Wolf Yuri I, Carmel Liran, Koonin Eugene V
National Institutes of Health, National Center for Biotechnology Information, National Library of Medicine Bethesda, MD 20894, USA.
Proc Biol Sci. 2006 Jun 22;273(1593):1507-15. doi: 10.1098/rspb.2006.3472.
Recent genome analyses revealed intriguing correlations between variables characterizing the functioning of a gene, such as expression level (EL), connectivity of genetic and protein-protein interaction networks, and knockout effect, and variables describing gene evolution, such as sequence evolution rate (ER) and propensity for gene loss. Typically, variables within each of these classes are positively correlated, e.g. products of highly expressed genes also have a propensity to be involved in many protein-protein interactions, whereas variables between classes are negatively correlated, e.g. highly expressed genes, on average, evolve slower than weakly expressed genes. Here, we describe principal component (PC) analysis of seven genome-related variables and propose biological interpretations for the first three PCs. The first PC reflects a gene's 'importance', or the 'status' of a gene in the genomic community, with positive contributions from knockout lethality, EL, number of protein-protein interaction partners and the number of paralogues, and negative contributions from sequence ER and gene loss propensity. The next two PCs define a plane that seems to reflect the functional and evolutionary plasticity of a gene. Specifically, PC2 can be interpreted as a gene's 'adaptability' whereby genes with high adaptability readily duplicate, have many genetic interaction partners and tend to be non-essential. PC3 also might reflect the role of a gene in organismal adaptation albeit with a negative rather than a positive contribution of genetic interactions; we provisionally designate this PC 'reactivity'. The interpretation of PC2 and PC3 as measures of a gene's plasticity is compatible with the observation that genes with high values of these PCs tend to be expressed in a condition- or tissue-specific manner. Functional classes of genes substantially vary in status, adaptability and reactivity, with the highest status characteristic of the translation system and cytoskeletal proteins, highest adaptability seen in cellular processes and signalling genes, and top reactivity characteristic of metabolic enzymes.
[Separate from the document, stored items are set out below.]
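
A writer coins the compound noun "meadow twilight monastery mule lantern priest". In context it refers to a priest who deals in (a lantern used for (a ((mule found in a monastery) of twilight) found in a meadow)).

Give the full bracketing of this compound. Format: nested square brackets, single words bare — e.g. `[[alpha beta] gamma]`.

At the top level: head "priest"; modifier "meadow twilight monastery mule lantern".
Inside "meadow twilight monastery mule lantern": head "lantern", modifier "meadow twilight monastery mule".
Inside "meadow twilight monastery mule": head "mule" (specifically "twilight monastery mule"), modifier "meadow".
Inside "twilight monastery mule": head "mule" (specifically "monastery mule"), modifier "twilight".
Inside "monastery mule": head "mule", modifier "monastery".
Assembled: [[[meadow [twilight [monastery mule]]] lantern] priest].

[[[meadow [twilight [monastery mule]]] lantern] priest]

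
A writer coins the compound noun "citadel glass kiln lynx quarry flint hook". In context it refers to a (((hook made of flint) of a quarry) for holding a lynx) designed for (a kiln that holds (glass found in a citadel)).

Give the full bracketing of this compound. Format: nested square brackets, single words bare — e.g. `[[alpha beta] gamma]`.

[[[citadel glass] kiln] [lynx [quarry [flint hook]]]]

The outermost head in the paraphrase is "hook" (specifically "lynx quarry flint hook"), modified by "citadel glass kiln".
Inside "citadel glass kiln": head "kiln", modifier "citadel glass".
Inside "citadel glass": head "glass", modifier "citadel".
Inside "lynx quarry flint hook": head "hook" (specifically "quarry flint hook"), modifier "lynx".
Inside "quarry flint hook": head "hook" (specifically "flint hook"), modifier "quarry".
Inside "flint hook": head "hook", modifier "flint".
So the structure is [[[citadel glass] kiln] [lynx [quarry [flint hook]]]].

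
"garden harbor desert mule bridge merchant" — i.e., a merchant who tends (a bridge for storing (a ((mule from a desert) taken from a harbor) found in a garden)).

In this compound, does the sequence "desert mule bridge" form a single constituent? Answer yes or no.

The top-level split is [garden harbor desert mule bridge] [merchant]; the full structure is [[[garden [harbor [desert mule]]] bridge] merchant].
"desert mule bridge" straddles a constituent boundary, so it is not a single unit.

no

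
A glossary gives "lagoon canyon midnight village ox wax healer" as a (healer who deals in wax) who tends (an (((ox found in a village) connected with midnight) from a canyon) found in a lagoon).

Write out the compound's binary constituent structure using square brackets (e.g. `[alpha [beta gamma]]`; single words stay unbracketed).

The outermost head in the paraphrase is "healer" (specifically "wax healer"), modified by "lagoon canyon midnight village ox".
Within "lagoon canyon midnight village ox", the head is "ox" (specifically "canyon midnight village ox") and the modifier is "lagoon".
Within "canyon midnight village ox", the head is "ox" (specifically "midnight village ox") and the modifier is "canyon".
Within "midnight village ox", the head is "ox" (specifically "village ox") and the modifier is "midnight".
Within "village ox", the head is "ox" and the modifier is "village".
Within "wax healer", the head is "healer" and the modifier is "wax".
So the structure is [[lagoon [canyon [midnight [village ox]]]] [wax healer]].

[[lagoon [canyon [midnight [village ox]]]] [wax healer]]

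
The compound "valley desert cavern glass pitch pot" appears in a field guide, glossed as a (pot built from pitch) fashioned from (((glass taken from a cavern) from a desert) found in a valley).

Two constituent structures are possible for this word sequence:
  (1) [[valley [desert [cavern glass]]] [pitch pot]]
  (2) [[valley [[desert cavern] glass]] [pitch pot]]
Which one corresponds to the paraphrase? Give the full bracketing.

The paraphrase's head is the "pot" part ("pitch pot"); its modifier is "valley desert cavern glass".
That top-level split, carried through the inner groups, gives [[valley [desert [cavern glass]]] [pitch pot]].

[[valley [desert [cavern glass]]] [pitch pot]]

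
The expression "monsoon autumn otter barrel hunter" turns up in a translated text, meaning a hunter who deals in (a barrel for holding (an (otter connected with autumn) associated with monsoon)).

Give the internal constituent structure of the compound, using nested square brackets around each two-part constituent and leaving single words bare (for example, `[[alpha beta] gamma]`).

[[[monsoon [autumn otter]] barrel] hunter]

Overall it is a kind of hunter; the modifier is "monsoon autumn otter barrel".
"monsoon autumn otter barrel" → head "barrel", modifier "monsoon autumn otter".
"monsoon autumn otter" → head "otter" (specifically "autumn otter"), modifier "monsoon".
"autumn otter" → head "otter", modifier "autumn".
Assembled: [[[monsoon [autumn otter]] barrel] hunter].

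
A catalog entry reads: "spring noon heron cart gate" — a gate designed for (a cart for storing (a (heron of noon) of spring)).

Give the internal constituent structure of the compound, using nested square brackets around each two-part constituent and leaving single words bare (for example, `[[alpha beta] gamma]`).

The outermost head in the paraphrase is "gate", modified by "spring noon heron cart".
Within "spring noon heron cart", the head is "cart" and the modifier is "spring noon heron".
Within "spring noon heron", the head is "heron" (specifically "noon heron") and the modifier is "spring".
Within "noon heron", the head is "heron" and the modifier is "noon".
So the structure is [[[spring [noon heron]] cart] gate].

[[[spring [noon heron]] cart] gate]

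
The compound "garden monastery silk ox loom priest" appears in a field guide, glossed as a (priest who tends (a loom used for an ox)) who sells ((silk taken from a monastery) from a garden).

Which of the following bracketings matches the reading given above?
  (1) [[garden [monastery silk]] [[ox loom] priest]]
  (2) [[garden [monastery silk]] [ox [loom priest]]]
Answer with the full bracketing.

The paraphrase's head is the "priest" part ("ox loom priest"); its modifier is "garden monastery silk".
That top-level split, carried through the inner groups, gives [[garden [monastery silk]] [[ox loom] priest]].

[[garden [monastery silk]] [[ox loom] priest]]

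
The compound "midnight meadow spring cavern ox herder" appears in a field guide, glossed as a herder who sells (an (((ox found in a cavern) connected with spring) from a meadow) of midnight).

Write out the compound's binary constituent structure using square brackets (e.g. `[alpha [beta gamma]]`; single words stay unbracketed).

At the top level: head "herder"; modifier "midnight meadow spring cavern ox".
Within "midnight meadow spring cavern ox", the head is "ox" (specifically "meadow spring cavern ox") and the modifier is "midnight".
Within "meadow spring cavern ox", the head is "ox" (specifically "spring cavern ox") and the modifier is "meadow".
Within "spring cavern ox", the head is "ox" (specifically "cavern ox") and the modifier is "spring".
Within "cavern ox", the head is "ox" and the modifier is "cavern".
Assembled: [[midnight [meadow [spring [cavern ox]]]] herder].

[[midnight [meadow [spring [cavern ox]]]] herder]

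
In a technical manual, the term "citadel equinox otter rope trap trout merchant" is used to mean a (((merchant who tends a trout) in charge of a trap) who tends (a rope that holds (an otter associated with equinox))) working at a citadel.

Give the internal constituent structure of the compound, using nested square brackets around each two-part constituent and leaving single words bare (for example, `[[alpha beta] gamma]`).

[citadel [[[equinox otter] rope] [trap [trout merchant]]]]

Whole compound: head "merchant" (specifically "equinox otter rope trap trout merchant"), modifier "citadel".
Inside "equinox otter rope trap trout merchant": head "merchant" (specifically "trap trout merchant"), modifier "equinox otter rope".
Inside "equinox otter rope": head "rope", modifier "equinox otter".
Inside "equinox otter": head "otter", modifier "equinox".
Inside "trap trout merchant": head "merchant" (specifically "trout merchant"), modifier "trap".
Inside "trout merchant": head "merchant", modifier "trout".
Assembled: [citadel [[[equinox otter] rope] [trap [trout merchant]]]].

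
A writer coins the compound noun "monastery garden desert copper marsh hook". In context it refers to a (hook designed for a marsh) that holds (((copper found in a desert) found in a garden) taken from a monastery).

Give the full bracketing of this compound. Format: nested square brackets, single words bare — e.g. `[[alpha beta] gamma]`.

[[monastery [garden [desert copper]]] [marsh hook]]

Whole compound: head "hook" (specifically "marsh hook"), modifier "monastery garden desert copper".
Within "monastery garden desert copper", the head is "copper" (specifically "garden desert copper") and the modifier is "monastery".
Within "garden desert copper", the head is "copper" (specifically "desert copper") and the modifier is "garden".
Within "desert copper", the head is "copper" and the modifier is "desert".
Within "marsh hook", the head is "hook" and the modifier is "marsh".
So the structure is [[monastery [garden [desert copper]]] [marsh hook]].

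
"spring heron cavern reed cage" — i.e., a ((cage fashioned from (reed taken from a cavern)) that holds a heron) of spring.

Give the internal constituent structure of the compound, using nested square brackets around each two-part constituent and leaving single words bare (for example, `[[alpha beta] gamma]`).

[spring [heron [[cavern reed] cage]]]

The outermost head in the paraphrase is "cage" (specifically "heron cavern reed cage"), modified by "spring".
"heron cavern reed cage" → head "cage" (specifically "cavern reed cage"), modifier "heron".
"cavern reed cage" → head "cage", modifier "cavern reed".
"cavern reed" → head "reed", modifier "cavern".
Putting it together: [spring [heron [[cavern reed] cage]]].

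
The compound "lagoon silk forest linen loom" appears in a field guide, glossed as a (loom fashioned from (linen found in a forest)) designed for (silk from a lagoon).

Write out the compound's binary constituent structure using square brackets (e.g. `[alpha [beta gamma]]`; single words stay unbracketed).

[[lagoon silk] [[forest linen] loom]]

At the top level: head "loom" (specifically "forest linen loom"); modifier "lagoon silk".
Inside "lagoon silk": head "silk", modifier "lagoon".
Inside "forest linen loom": head "loom", modifier "forest linen".
Inside "forest linen": head "linen", modifier "forest".
Assembled: [[lagoon silk] [[forest linen] loom]].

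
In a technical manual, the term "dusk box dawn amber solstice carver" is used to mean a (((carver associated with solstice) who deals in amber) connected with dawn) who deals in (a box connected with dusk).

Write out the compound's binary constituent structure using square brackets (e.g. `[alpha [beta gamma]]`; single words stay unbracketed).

[[dusk box] [dawn [amber [solstice carver]]]]

At the top level: head "carver" (specifically "dawn amber solstice carver"); modifier "dusk box".
Inside "dusk box": head "box", modifier "dusk".
Inside "dawn amber solstice carver": head "carver" (specifically "amber solstice carver"), modifier "dawn".
Inside "amber solstice carver": head "carver" (specifically "solstice carver"), modifier "amber".
Inside "solstice carver": head "carver", modifier "solstice".
Assembled: [[dusk box] [dawn [amber [solstice carver]]]].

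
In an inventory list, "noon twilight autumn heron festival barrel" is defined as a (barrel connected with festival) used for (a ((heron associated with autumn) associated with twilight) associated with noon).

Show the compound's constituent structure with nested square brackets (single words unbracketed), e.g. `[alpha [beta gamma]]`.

[[noon [twilight [autumn heron]]] [festival barrel]]

Overall it is a kind of barrel (specifically "festival barrel"); the modifier is "noon twilight autumn heron".
"noon twilight autumn heron" → head "heron" (specifically "twilight autumn heron"), modifier "noon".
"twilight autumn heron" → head "heron" (specifically "autumn heron"), modifier "twilight".
"autumn heron" → head "heron", modifier "autumn".
"festival barrel" → head "barrel", modifier "festival".
Assembled: [[noon [twilight [autumn heron]]] [festival barrel]].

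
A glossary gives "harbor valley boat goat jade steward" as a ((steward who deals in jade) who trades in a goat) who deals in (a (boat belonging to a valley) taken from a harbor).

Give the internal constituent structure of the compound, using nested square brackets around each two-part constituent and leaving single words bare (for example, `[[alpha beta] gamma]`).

Overall it is a kind of steward (specifically "goat jade steward"); the modifier is "harbor valley boat".
Within "harbor valley boat", the head is "boat" (specifically "valley boat") and the modifier is "harbor".
Within "valley boat", the head is "boat" and the modifier is "valley".
Within "goat jade steward", the head is "steward" (specifically "jade steward") and the modifier is "goat".
Within "jade steward", the head is "steward" and the modifier is "jade".
Assembled: [[harbor [valley boat]] [goat [jade steward]]].

[[harbor [valley boat]] [goat [jade steward]]]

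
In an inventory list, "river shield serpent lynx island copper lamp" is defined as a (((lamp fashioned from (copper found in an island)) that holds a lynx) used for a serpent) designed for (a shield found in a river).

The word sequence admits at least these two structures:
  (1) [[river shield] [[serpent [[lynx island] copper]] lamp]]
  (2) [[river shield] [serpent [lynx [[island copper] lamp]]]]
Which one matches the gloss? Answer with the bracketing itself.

The paraphrase's head is the "lamp" part ("serpent lynx island copper lamp"); its modifier is "river shield".
That top-level split, carried through the inner groups, gives [[river shield] [serpent [lynx [[island copper] lamp]]]].

[[river shield] [serpent [lynx [[island copper] lamp]]]]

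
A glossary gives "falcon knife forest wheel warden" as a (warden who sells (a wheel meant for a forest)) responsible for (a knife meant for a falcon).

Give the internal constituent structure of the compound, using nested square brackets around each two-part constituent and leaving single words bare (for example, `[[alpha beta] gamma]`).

[[falcon knife] [[forest wheel] warden]]

The outermost head in the paraphrase is "warden" (specifically "forest wheel warden"), modified by "falcon knife".
Inside "falcon knife": head "knife", modifier "falcon".
Inside "forest wheel warden": head "warden", modifier "forest wheel".
Inside "forest wheel": head "wheel", modifier "forest".
Putting it together: [[falcon knife] [[forest wheel] warden]].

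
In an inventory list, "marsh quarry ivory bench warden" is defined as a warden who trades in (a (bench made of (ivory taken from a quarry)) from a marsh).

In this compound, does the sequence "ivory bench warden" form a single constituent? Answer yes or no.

The top-level split is [marsh quarry ivory bench] [warden]; the full structure is [[marsh [[quarry ivory] bench]] warden].
"ivory bench warden" straddles a constituent boundary, so it is not a single unit.

no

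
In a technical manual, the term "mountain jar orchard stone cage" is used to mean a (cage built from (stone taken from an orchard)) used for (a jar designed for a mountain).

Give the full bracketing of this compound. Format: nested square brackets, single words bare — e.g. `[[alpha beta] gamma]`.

[[mountain jar] [[orchard stone] cage]]

The outermost head in the paraphrase is "cage" (specifically "orchard stone cage"), modified by "mountain jar".
"mountain jar" → head "jar", modifier "mountain".
"orchard stone cage" → head "cage", modifier "orchard stone".
"orchard stone" → head "stone", modifier "orchard".
So the structure is [[mountain jar] [[orchard stone] cage]].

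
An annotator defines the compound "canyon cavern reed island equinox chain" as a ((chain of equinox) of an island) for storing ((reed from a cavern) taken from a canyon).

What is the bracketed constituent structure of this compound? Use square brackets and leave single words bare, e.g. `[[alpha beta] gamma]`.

Overall it is a kind of chain (specifically "island equinox chain"); the modifier is "canyon cavern reed".
"canyon cavern reed" → head "reed" (specifically "cavern reed"), modifier "canyon".
"cavern reed" → head "reed", modifier "cavern".
"island equinox chain" → head "chain" (specifically "equinox chain"), modifier "island".
"equinox chain" → head "chain", modifier "equinox".
So the structure is [[canyon [cavern reed]] [island [equinox chain]]].

[[canyon [cavern reed]] [island [equinox chain]]]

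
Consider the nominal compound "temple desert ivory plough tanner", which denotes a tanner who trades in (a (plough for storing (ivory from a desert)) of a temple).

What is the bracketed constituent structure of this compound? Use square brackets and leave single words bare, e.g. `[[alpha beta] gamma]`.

[[temple [[desert ivory] plough]] tanner]

Whole compound: head "tanner", modifier "temple desert ivory plough".
Inside "temple desert ivory plough": head "plough" (specifically "desert ivory plough"), modifier "temple".
Inside "desert ivory plough": head "plough", modifier "desert ivory".
Inside "desert ivory": head "ivory", modifier "desert".
Putting it together: [[temple [[desert ivory] plough]] tanner].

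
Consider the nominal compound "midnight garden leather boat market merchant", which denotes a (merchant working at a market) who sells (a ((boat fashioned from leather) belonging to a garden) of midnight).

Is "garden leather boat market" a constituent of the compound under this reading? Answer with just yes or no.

no

The top-level split is [midnight garden leather boat] [market merchant]; the full structure is [[midnight [garden [leather boat]]] [market merchant]].
"garden leather boat market" straddles a constituent boundary, so it is not a single unit.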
近期的基因组分析揭示了表征基因功能的变量(如表达水平(EL)、遗传和蛋白质-蛋白质相互作用网络的连通性以及基因敲除效应)与描述基因进化的变量(如序列进化速率(ER)和基因丢失倾向)之间存在有趣的相关性。通常,这些类别中的每个类别内的变量呈正相关,例如高表达基因的产物也倾向于参与许多蛋白质-蛋白质相互作用,而不同类别之间的变量呈负相关,例如平均而言,高表达基因的进化速度比低表达基因慢。在此,我们描述了七个与基因组相关变量的主成分(PC)分析,并对前三个主成分提出了生物学解释。第一个主成分反映了基因的“重要性”,或基因在基因组群落中的“地位”,基因敲除致死率、表达水平、蛋白质-蛋白质相互作用伙伴数量和旁系同源物数量对其有正向贡献,而序列进化速率和基因丢失倾向对其有负向贡献。接下来的两个主成分定义了一个平面,似乎反映了基因的功能和进化可塑性。具体而言,主成分2可以解释为基因的“适应性”,具有高适应性的基因容易复制,有许多遗传相互作用伙伴,并且往往是非必需的。主成分3可能也反映了基因在生物体适应中的作用,尽管遗传相互作用的贡献是负向而非正向;我们暂时将这个主成分称为“反应性”。将主成分2和主成分3解释为基因可塑性的度量与以下观察结果一致,即这些主成分值高的基因倾向于以条件或组织特异性方式表达。基因的功能类别在地位、适应性和反应性方面有很大差异,翻译系统和细胞骨架蛋白具有最高的地位特征,细胞过程和信号基因具有最高的适应性,代谢酶具有最高的反应性特征。